Mutual Information is well defined for either discrete or continuous variables, but not in cases of mixed data. The need for this approximation has led to the publications of many methods. I use the most well known by Ross et al, 2014. Given discrete variable $\mathcal{X}$ and continuous variable $\mathcal{Y}$, the mutual information between the two is defined, $I(\mathcal{X},\mathcal{Y}) = \psi(N) - \langle \psi(N_x) \rangle + \psi(K) - \langle \psi(M) \rangle$.

Epistatic genetic interactions are typically ignored in genome wide association studies because of the underlying mathematical and computational complexities. One proposed method from Hu et al, 2016 uses information and network theory in order to identify important single nucleotide polymorphisms (SNPs) that engage in epistatic behavior.

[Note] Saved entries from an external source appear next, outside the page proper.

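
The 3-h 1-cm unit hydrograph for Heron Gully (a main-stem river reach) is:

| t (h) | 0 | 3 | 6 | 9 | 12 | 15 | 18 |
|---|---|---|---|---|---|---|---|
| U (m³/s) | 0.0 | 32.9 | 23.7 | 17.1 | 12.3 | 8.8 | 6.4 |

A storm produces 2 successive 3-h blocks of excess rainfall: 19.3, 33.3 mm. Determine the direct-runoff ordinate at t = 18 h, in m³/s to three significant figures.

By discrete convolution, Q_j = Σ (P_i / 10 mm) · U_{j−i}.
At t = 18 h (j=6): Q = (19.3/10)·6.4 + (33.3/10)·8.8 = 41.7 m³/s.

Q ≈ 41.7 m³/s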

Hu uses $\textit{Information Gain}$ (McGill 1954) as a measure of the amount of information gained about discrete phenotype $\mathcal{P}$ from only combined effect of two SNPs A and B shown by $IG_D(A;B;\mathcal{P}) = I(A,B;\mathcal{P}) - I(A;\mathcal{P}) - I(B;\mathcal{P})$, where $I(\cdot)$ is the Mutual Information.

We extend upon this method with updated methods and to work with continuous phenotypes.